А может, все гораздо сложнее. Может, Василина Орлова взревновала к славе Пруста и Джойса и решила вернуться к старому доброму “stream of consciousness”? В сущности, настоящий, интернетовский “ЖЖ” — это поток сознания огромного, многоголового существа. Впрочем, это я так, для красного словца. Набор умозаключений и рассуждений Василины Орловой мало походит на монолог Молли Блум.
Если уж на то пошло, “рассказ” Василины Орловой больше напоминает розановское “Уединенное” или короба “Опавших листьев”, с той лишь разницей, что тексты Розанова состояли из мыслей парадоксальных, нетривиальных, остроумных. Что до Василины Орловой, то ее мысли, к сожалению, банальны и вторичны. Порой она остроумна. Но гораздо чаще — скучна. Читая ее “Живой журнал”, я никак не мог понять: а зачем, собственно, написана та или иная строчка?
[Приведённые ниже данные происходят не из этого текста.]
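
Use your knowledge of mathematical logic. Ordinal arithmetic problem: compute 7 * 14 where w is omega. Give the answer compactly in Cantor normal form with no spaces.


Compute 7 * 14.
Ordinal * is associative and left-distributive over +, but NOT commutative; for finite n>1, n*w = w but w*n stays w*n.
Both finite; ordinal * agrees with natural *: 7 * 14 = 98.
Result = 98

98


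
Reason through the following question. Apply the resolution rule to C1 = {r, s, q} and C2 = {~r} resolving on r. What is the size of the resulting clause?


Remove r from C1 and ~r from C2.
C1 remainder: {s, q}
C2 remainder: {}
Union (resolvent): {q, s}
Resolvent has 2 literal(s).

2


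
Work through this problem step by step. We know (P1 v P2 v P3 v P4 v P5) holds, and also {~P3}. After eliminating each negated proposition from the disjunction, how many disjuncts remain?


Original disjuncts (5): P1, P2, P3, P4, P5
Negated (eliminate): ~P3
Remaining disjuncts: P1, P2, P4, P5
Count = 5 - 1 = 4

4


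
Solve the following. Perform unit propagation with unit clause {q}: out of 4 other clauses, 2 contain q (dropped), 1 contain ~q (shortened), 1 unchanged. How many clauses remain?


Satisfied (removed): 2
Shortened (remain): 1
Unchanged (remain): 1
Remaining = 1 + 1 = 2

2


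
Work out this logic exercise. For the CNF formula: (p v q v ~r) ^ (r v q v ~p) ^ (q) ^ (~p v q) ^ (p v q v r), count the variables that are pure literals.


Check each variable for pure literal status:
p: mixed (not pure)
q: pure positive
r: mixed (not pure)
Pure literal count = 1

1


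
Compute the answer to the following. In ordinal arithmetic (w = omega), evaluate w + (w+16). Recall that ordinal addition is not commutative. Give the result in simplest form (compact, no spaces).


Compute w + (w+16).
Ordinal + is associative but NOT commutative; for finite n>0, n + w = w but w + n stays w+n.
w + (w+16) = (w+w) + 16 = w*2+16.
Result = w*2+16

w*2+16


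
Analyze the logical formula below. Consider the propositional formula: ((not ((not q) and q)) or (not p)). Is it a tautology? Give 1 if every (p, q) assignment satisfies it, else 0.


Check all 4 assignments:
p=0, q=0: 1
p=0, q=1: 1
p=1, q=0: 1
p=1, q=1: 1
Satisfying count = 4/4.
Tautology iff count = 4: yes.

1


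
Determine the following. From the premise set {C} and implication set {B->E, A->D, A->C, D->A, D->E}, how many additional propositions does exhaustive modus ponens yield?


Initial facts: {C}
Apply modus ponens to closure:
  (no implication fires)
Final known: {C}
New propositions: {(none)}
Count = 0

0


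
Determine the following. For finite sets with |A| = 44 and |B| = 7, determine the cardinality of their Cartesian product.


The Cartesian product A x B contains all ordered pairs (a, b).
|A x B| = |A| * |B| = 44 * 7 = 308

308


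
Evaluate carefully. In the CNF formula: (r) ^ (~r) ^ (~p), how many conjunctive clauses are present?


A CNF formula is a conjunction of clauses.
Clauses are separated by ^.
Counting the conjuncts: 3 clauses.

3


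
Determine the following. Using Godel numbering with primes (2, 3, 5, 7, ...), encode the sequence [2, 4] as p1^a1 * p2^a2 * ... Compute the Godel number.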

Ради чего?
Я вовсе не хочу сказать, что Василина Орлова глупа. Речь о другом: чтобы мысли, не вплетенные ни в статью, ни в рассказ, ни в очерк, были интересны, нужно обладать столь же острым умом, столь же оригинальным складом мышления, каким обладал автор “Уединенного”. В противном случае получается неумно, претенциозно и, главное, банально. Банально, потому что за последние девяносто лет Розанову не подражал только ленивый. Но подражатель и эпигон обречены именно на банальность.